Samantha Holbrook, when reviewing the disciplinary case against me and against my husband, was at the same time litigating a slip-and-fall case pertaining to our property, with my husband as a party defendant.  

That did not put off either Samantha Holbrook from the case, or Judge Garry from presiding over my disciplinary proceedings (before the ex parte transfer to the 4th Department) or unlawfully adding my husband into those proceedings to help stall discovery in a federal civil rights lawsuit - because by adding my husband to the motion for an order of transfer (without notice to him or me) Garry's former law partner Samantha Holbrook made it more difficult for my husband to obtain records that the Committee refused to release to him since his unlawful disbarment in 2011, even though by law they became a public record for ANYONE's access as of the date of disbarment, July 7, 2011.

Then, Samantha Holbrook AND Elizabeth Garry continue to block access to the ex parte "application" by Samantha Holbrook's Committee to Elizabeth Garry's court for an ex parte order of transfer to this day, to both me and to my husband, even though our names are on that order as parties to litigation.

That misconduct only garnered for Samantha Holbrook an appointment from Chief Judge Jonathan Lippman to the "Commission for Statewide Attorney Discipline" and a place on several committees within the "Commission" to ensure "uniformity, efficiency and fairness" of attorney discipline in New York.  Right!

2) The disbarment of my husband was because of the Mokay case (see blog posts about the Mokay saga in this blog).

Judge Garry was the second judge assigned to the case and the first judge to rule on that case at the trial level, while very close in time before her assignment to the case, Judge Garry was still an attorney, and lost a beneficial client to my husband - which did not prevent Judge Garry to get assigned to my husband's case and to consistently rule against him, without paying any attention to the applicable law or record of the case.

All of the above actions of Judge Garry qualify her more for a disciplinary action than for the highest bench on the New York State Court of Appeals, but I am holding my breath as to the appointment, because, so far, two judges who committed misconduct in our cases, made it to the Court of Appeals, Leslie Stein and Eugene Fahey, so why not add a third one to that happy family...  

After all, Governor Cuomo was sued by both of us and, in an apparent retaliation, as well as a likely bribe, appointed Leslie Stein to the Court of Appeals at the time she was in the process of making a decision for Governor's Cuomo's subordinate, the Commissioner of Environmental Conservation - and, of course, ruled in favor of the hand that fed her.

So, out of the 3 gay judges whom Governor Cuomo may choose to elevate to the Court of Appeals, at least one has an abysmal record, which, I understand, does not matter - because she is one of the two "first openly gay judges" appointed to the appellate bench?

Let's stop looking at how and with whom a judicial candidate has sex, because it does not matter to how that same judicial candidate, after he or she becomes a judge, makes decisions.

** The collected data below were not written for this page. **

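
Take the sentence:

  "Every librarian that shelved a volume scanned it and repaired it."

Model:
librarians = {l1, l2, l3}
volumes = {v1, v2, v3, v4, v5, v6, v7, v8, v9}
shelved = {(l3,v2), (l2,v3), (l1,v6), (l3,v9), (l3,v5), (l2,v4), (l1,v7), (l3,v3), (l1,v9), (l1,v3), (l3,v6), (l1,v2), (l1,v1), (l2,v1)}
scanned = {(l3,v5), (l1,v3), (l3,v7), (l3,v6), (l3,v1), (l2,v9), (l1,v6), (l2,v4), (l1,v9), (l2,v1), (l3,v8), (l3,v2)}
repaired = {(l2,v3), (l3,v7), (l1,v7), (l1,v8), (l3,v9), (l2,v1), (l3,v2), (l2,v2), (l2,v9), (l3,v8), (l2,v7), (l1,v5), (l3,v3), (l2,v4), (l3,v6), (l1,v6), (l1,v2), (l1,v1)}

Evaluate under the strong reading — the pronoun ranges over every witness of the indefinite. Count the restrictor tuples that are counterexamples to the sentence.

9

"it" takes "a volume" as antecedent — a donkey pronoun bound across the clause boundary.
Strong reading: for every (l,v) with shelved(l,v), scanned(l,v) ∧ repaired(l,v).
Restrictor pairs: (l1,v1) ✗  (l1,v2) ✗  (l1,v3) ✗  (l1,v6) ✓  (l1,v7) ✗  (l1,v9) ✗  (l2,v1) ✓  (l2,v3) ✗  (l2,v4) ✓  (l3,v2) ✓  (l3,v3) ✗  (l3,v5) ✗  (l3,v6) ✓  (l3,v9) ✗
Counterexamples (restrictor pairs failing the scope): 9.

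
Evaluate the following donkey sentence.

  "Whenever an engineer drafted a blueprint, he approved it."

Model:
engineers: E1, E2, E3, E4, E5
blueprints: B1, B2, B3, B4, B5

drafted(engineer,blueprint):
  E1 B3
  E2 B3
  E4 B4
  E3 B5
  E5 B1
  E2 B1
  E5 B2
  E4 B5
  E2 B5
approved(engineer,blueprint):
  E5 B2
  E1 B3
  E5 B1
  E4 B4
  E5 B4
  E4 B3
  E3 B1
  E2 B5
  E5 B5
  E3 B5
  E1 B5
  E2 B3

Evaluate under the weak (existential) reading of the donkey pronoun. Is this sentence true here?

"it" takes "a blueprint" as antecedent — a donkey pronoun bound across the clause boundary.
Weak reading: every engineer e with some drafted-blueprint has at least one drafted-blueprint b such that approved(e,b).
Per engineer: E1:✓  E2:✓  E3:✓  E4:✓  E5:✓
Every engineer in the restrictor has a witness.

True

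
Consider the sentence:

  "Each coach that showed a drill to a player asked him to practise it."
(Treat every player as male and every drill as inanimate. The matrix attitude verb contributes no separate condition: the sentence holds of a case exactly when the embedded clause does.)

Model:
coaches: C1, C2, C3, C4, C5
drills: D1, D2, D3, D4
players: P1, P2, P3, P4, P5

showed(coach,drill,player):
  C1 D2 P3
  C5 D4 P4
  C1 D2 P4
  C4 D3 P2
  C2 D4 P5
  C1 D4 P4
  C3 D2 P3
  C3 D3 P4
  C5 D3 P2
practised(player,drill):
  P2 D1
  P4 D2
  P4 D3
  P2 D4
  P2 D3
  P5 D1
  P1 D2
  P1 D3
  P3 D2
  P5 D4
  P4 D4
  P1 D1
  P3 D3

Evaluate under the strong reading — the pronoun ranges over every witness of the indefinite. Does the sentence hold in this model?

True

"him" takes "a player" as antecedent and "it" takes "a drill"; both are donkey pronouns co-varying with the restrictor.
Strong reading: for every (c,d,p) with showed(c,d,p), practised(p,d).
Restrictor triples: (C1,D2,P3)→practised(P3,D2) ✓  (C1,D2,P4)→practised(P4,D2) ✓  (C1,D4,P4)→practised(P4,D4) ✓  (C2,D4,P5)→practised(P5,D4) ✓  (C3,D2,P3)→practised(P3,D2) ✓  (C3,D3,P4)→practised(P4,D3) ✓  (C4,D3,P2)→practised(P2,D3) ✓  (C5,D3,P2)→practised(P2,D3) ✓  (C5,D4,P4)→practised(P4,D4) ✓
Every restrictor triple satisfies the scope.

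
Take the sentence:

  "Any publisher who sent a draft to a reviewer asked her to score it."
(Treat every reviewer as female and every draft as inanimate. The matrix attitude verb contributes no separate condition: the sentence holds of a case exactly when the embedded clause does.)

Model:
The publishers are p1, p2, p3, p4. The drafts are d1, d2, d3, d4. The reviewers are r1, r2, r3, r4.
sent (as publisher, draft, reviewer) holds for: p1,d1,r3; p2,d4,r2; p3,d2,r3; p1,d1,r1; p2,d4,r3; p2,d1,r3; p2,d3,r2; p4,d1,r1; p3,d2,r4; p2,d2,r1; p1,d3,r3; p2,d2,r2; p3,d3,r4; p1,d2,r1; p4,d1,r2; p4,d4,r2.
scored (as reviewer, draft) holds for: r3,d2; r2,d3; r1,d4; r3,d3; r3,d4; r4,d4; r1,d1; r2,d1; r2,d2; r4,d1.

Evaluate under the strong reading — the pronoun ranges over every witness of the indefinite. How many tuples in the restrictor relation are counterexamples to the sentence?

"her" takes "a reviewer" as antecedent and "it" takes "a draft"; both are donkey pronouns co-varying with the restrictor.
Strong reading: for every (p,d,r) with sent(p,d,r), scored(r,d).
Restrictor triples: (p1,d1,r1)→scored(r1,d1) ✓  (p1,d1,r3)→scored(r3,d1) ✗  (p1,d2,r1)→scored(r1,d2) ✗  (p1,d3,r3)→scored(r3,d3) ✓  (p2,d1,r3)→scored(r3,d1) ✗  (p2,d2,r1)→scored(r1,d2) ✗  (p2,d2,r2)→scored(r2,d2) ✓  (p2,d3,r2)→scored(r2,d3) ✓  (p2,d4,r2)→scored(r2,d4) ✗  (p2,d4,r3)→scored(r3,d4) ✓  (p3,d2,r3)→scored(r3,d2) ✓  (p3,d2,r4)→scored(r4,d2) ✗  (p3,d3,r4)→scored(r4,d3) ✗  (p4,d1,r1)→scored(r1,d1) ✓  (p4,d1,r2)→scored(r2,d1) ✓  (p4,d4,r2)→scored(r2,d4) ✗
Counterexamples (restrictor triples failing the scope): 8.

8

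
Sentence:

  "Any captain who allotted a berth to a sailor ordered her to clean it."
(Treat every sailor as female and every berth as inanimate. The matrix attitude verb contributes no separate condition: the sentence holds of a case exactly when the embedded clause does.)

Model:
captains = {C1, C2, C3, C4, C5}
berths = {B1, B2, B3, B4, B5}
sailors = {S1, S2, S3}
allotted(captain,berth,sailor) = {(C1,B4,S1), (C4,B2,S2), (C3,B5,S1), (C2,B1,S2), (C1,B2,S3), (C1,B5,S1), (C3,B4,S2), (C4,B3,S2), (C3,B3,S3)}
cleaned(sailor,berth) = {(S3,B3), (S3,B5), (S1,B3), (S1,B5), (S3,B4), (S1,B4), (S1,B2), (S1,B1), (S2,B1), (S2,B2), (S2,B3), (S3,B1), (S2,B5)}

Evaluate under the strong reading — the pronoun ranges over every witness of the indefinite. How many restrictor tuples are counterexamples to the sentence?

"her" takes "a sailor" as antecedent and "it" takes "a berth"; both are donkey pronouns co-varying with the restrictor.
Strong reading: for every (c,b,s) with allotted(c,b,s), cleaned(s,b).
Restrictor triples: (C1,B2,S3)→cleaned(S3,B2) ✗  (C1,B4,S1)→cleaned(S1,B4) ✓  (C1,B5,S1)→cleaned(S1,B5) ✓  (C2,B1,S2)→cleaned(S2,B1) ✓  (C3,B3,S3)→cleaned(S3,B3) ✓  (C3,B4,S2)→cleaned(S2,B4) ✗  (C3,B5,S1)→cleaned(S1,B5) ✓  (C4,B2,S2)→cleaned(S2,B2) ✓  (C4,B3,S2)→cleaned(S2,B3) ✓
Counterexamples (restrictor triples failing the scope): 2.

2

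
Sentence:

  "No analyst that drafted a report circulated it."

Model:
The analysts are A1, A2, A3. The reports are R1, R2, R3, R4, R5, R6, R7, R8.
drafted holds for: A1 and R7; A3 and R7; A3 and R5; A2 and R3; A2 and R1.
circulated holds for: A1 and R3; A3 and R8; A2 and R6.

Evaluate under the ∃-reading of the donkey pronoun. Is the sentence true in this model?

"it" takes "a report" as antecedent — a donkey pronoun bound across the clause boundary.
Truth condition: for no (a,r) with drafted(a,r) does circulated(a,r) hold.
Restrictor pairs — does the scope hold? (A1,R7):fails  (A2,R1):fails  (A2,R3):fails  (A3,R5):fails  (A3,R7):fails
Scope holds for no restrictor pair, so the sentence is true.

True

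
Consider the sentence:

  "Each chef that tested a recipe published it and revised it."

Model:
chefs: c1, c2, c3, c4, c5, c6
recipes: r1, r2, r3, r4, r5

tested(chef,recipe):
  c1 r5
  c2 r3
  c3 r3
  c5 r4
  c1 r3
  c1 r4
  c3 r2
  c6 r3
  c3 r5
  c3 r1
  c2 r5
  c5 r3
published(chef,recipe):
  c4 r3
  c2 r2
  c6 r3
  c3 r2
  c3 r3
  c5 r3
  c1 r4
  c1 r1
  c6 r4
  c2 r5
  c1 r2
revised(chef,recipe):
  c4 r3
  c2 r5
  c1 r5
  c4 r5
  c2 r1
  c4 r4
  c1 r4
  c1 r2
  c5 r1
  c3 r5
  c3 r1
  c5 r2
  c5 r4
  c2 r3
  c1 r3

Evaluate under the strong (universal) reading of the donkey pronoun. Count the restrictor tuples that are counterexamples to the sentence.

10

"it" takes "a recipe" as antecedent — a donkey pronoun bound across the clause boundary.
Strong reading: for every (c,r) with tested(c,r), published(c,r) ∧ revised(c,r).
Restrictor pairs: (c1,r3) ✗  (c1,r4) ✓  (c1,r5) ✗  (c2,r3) ✗  (c2,r5) ✓  (c3,r1) ✗  (c3,r2) ✗  (c3,r3) ✗  (c3,r5) ✗  (c5,r3) ✗  (c5,r4) ✗  (c6,r3) ✗
Counterexamples (restrictor pairs failing the scope): 10.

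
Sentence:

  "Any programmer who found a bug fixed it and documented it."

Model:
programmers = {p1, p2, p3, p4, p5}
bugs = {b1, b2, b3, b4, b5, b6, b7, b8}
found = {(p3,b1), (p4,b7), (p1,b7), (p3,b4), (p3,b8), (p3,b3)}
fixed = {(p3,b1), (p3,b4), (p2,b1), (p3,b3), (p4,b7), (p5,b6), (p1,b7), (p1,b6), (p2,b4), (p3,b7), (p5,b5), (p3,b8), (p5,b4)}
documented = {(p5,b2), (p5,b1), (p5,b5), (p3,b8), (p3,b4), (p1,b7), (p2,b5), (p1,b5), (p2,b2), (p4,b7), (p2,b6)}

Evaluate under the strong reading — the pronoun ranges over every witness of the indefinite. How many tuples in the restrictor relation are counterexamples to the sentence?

2

"it" takes "a bug" as antecedent — a donkey pronoun bound across the clause boundary.
Strong reading: for every (p,b) with found(p,b), fixed(p,b) ∧ documented(p,b).
Restrictor pairs: (p1,b7) ✓  (p3,b1) ✗  (p3,b3) ✗  (p3,b4) ✓  (p3,b8) ✓  (p4,b7) ✓
Counterexamples (restrictor pairs failing the scope): 2.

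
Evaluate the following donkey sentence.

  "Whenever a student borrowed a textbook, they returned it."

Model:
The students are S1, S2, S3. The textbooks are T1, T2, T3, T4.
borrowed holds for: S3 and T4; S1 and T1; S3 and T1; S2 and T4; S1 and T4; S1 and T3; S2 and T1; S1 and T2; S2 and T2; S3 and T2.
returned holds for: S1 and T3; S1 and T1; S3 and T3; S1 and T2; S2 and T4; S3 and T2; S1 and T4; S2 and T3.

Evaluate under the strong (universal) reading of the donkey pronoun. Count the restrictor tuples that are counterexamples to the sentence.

"it" takes "a textbook" as antecedent — a donkey pronoun bound across the clause boundary.
Strong reading: for every (s,t) with borrowed(s,t), returned(s,t).
Restrictor pairs: (S1,T1) ✓  (S1,T2) ✓  (S1,T3) ✓  (S1,T4) ✓  (S2,T1) ✗  (S2,T2) ✗  (S2,T4) ✓  (S3,T1) ✗  (S3,T2) ✓  (S3,T4) ✗
Counterexamples (restrictor pairs failing the scope): 4.

4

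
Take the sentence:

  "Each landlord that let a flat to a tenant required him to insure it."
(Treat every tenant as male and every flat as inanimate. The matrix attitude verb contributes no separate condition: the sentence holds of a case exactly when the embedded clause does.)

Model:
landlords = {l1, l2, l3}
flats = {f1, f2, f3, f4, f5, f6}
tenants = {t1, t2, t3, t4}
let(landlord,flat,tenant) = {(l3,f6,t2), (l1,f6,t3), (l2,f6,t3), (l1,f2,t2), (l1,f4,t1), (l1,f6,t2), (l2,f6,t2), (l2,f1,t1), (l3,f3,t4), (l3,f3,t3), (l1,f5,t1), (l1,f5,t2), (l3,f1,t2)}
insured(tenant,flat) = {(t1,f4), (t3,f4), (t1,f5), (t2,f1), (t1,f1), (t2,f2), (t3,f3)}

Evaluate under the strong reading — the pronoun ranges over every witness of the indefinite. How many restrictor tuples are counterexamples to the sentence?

"him" takes "a tenant" as antecedent and "it" takes "a flat"; both are donkey pronouns co-varying with the restrictor.
Strong reading: for every (l,f,t) with let(l,f,t), insured(t,f).
Restrictor triples: (l1,f2,t2)→insured(t2,f2) ✓  (l1,f4,t1)→insured(t1,f4) ✓  (l1,f5,t1)→insured(t1,f5) ✓  (l1,f5,t2)→insured(t2,f5) ✗  (l1,f6,t2)→insured(t2,f6) ✗  (l1,f6,t3)→insured(t3,f6) ✗  (l2,f1,t1)→insured(t1,f1) ✓  (l2,f6,t2)→insured(t2,f6) ✗  (l2,f6,t3)→insured(t3,f6) ✗  (l3,f1,t2)→insured(t2,f1) ✓  (l3,f3,t3)→insured(t3,f3) ✓  (l3,f3,t4)→insured(t4,f3) ✗  (l3,f6,t2)→insured(t2,f6) ✗
Counterexamples (restrictor triples failing the scope): 7.

7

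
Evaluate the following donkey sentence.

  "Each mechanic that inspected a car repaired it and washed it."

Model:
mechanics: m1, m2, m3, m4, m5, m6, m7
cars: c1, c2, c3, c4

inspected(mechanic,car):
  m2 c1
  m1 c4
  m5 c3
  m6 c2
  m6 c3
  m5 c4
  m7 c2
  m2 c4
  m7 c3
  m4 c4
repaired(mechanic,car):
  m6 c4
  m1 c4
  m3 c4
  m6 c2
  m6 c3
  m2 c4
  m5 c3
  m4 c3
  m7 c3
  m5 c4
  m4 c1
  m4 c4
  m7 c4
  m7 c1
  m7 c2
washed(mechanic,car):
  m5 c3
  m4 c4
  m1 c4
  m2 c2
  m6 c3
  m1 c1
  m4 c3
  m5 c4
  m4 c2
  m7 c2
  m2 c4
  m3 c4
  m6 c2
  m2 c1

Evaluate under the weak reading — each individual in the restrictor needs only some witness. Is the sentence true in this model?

True

"it" takes "a car" as antecedent — a donkey pronoun bound across the clause boundary.
Weak reading: every mechanic m with some inspected-car has at least one inspected-car c such that repaired(m,c) ∧ washed(m,c).
Per mechanic: m1:✓  m2:✓  m4:✓  m5:✓  m6:✓  m7:✓
Every mechanic in the restrictor has a witness.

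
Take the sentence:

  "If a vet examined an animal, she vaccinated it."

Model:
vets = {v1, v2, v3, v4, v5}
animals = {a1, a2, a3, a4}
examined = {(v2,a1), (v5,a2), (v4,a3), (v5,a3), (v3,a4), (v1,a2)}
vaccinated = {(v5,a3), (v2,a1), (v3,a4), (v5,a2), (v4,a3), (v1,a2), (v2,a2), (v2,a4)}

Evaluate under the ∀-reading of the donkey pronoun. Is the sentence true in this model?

True

"it" takes "an animal" as antecedent — a donkey pronoun bound across the clause boundary.
Strong reading: for every (v,a) with examined(v,a), vaccinated(v,a).
Restrictor pairs: (v1,a2) ✓  (v2,a1) ✓  (v3,a4) ✓  (v4,a3) ✓  (v5,a2) ✓  (v5,a3) ✓
Every restrictor pair satisfies the scope.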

Appointing based on "social progress" and "first XYZ-ness" diverts public attention from the actual qualifications of the judicial candidates which should be ONLY:

1/ knowledge of the law;
2/ integrity, impartiality and fairness.

Let's see who is appointed to the two seats that are being freed this year on the NYS Court of Appeals, by Judge Susan Read because of her early retirement and by Chief Judge Lippman who turned 70 this year, because of his mandatory retirement (that he was unable to change through an attempt to change New York State Constitution).

Such appointments will make for an interesting factor analysis as to what, in reality, not in declaration, matters on the bench - knowledge of the law and impartiality or party affiliation and factors "marketing" such an appointment to certain politically powerful segments of population.